The regions operations are expanding to aren’t getting any safer either. We’ve seen a sharp rise in piracy and militant attacks off the coast of Nigeria. In the first two months of 2016, there were 24 cases of “piracy and armed robbery at sea,” double the number of attacks in the closing two months of 2015. Normally stable Kazakhstan recently saw terrorist related shootings in Aktobe, which was also the site of the country’s first suicide bombing in 2011. That’s not even to mention the continued terrorist threat across much of the Middle East and North Africa, or the growing piracy threat off the East Coast of Africa.
There are instances of good news, such as the recent truce between FARC and the Colombian government after 60 years of warfare, but overall, geopolitical risks to oil and gas operations don’t seem to be fading.
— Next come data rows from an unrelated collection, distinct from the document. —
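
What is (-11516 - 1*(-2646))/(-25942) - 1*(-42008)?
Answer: 544890203/12971 ≈ 42008.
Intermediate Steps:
(-11516 - 1*(-2646))/(-25942) - 1*(-42008) = (-11516 + 2646)*(-1/25942) + 42008 = -8870*(-1/25942) + 42008 = 4435/12971 + 42008 = 544890203/12971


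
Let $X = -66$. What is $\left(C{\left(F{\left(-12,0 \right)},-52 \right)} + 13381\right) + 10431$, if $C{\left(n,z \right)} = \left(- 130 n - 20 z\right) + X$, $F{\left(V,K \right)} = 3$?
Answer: $24396$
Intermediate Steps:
$C{\left(n,z \right)} = -66 - 130 n - 20 z$ ($C{\left(n,z \right)} = \left(- 130 n - 20 z\right) - 66 = -66 - 130 n - 20 z$)
$\left(C{\left(F{\left(-12,0 \right)},-52 \right)} + 13381\right) + 10431 = \left(\left(-66 - 390 - -1040\right) + 13381\right) + 10431 = \left(\left(-66 - 390 + 1040\right) + 13381\right) + 10431 = \left(584 + 13381\right) + 10431 = 13965 + 10431 = 24396$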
But it’s not just geopolitical risk that operators have to contend with. Today, companies operate in regions where the environment itself poses significant challenges. Despite the threat of extreme cold or violent and unpredictable weather systems, new frontiers such as the remote Arctic or deep water Gulf of Mexico continue to tempt the bold and the adventurous.
Reducing Risk
Putting people in the field always adds a certain amount of risk. One simple way to reduce this risk is to rely less on mobilizing personnel and more on deploying technology to monitor assets remotely.
Some companies are already embracing this way of thinking. For example, BP’s Technology Outlook suggests that digital technologies have great potential to reduce risk, optimize production, and contribute to more efficient operations. According to a recent poll at the Data-Driven Production Conference held this past June in Houston, 87%of respondents intend to accelerate their use of Remote Operation Centres.
Asset integrity is one area where this is becoming a reality. For example, permanently-mounted sensors attached to strategic points in the infrastructure can take continuous, robust measurements of equipment wall thickness to monitor for the effects of corrosion or erosion (Figure 1). Then, using wireless technology, they send the gathered data for analysis at a central, safe, convenient location, onshore or offshore.

Figure 1. Permanently installed wall thickness sensors, shown here on an FPSO, deliver continuous data to the desks of the onshore engineering team.
There is no need for guess work. At any given time, operators can gain immediate insight into exactly how their assets are coping with the demands placed upon them by ever-changing operating conditions; all from the comfort of their desks, without mobilizing technicians into the field.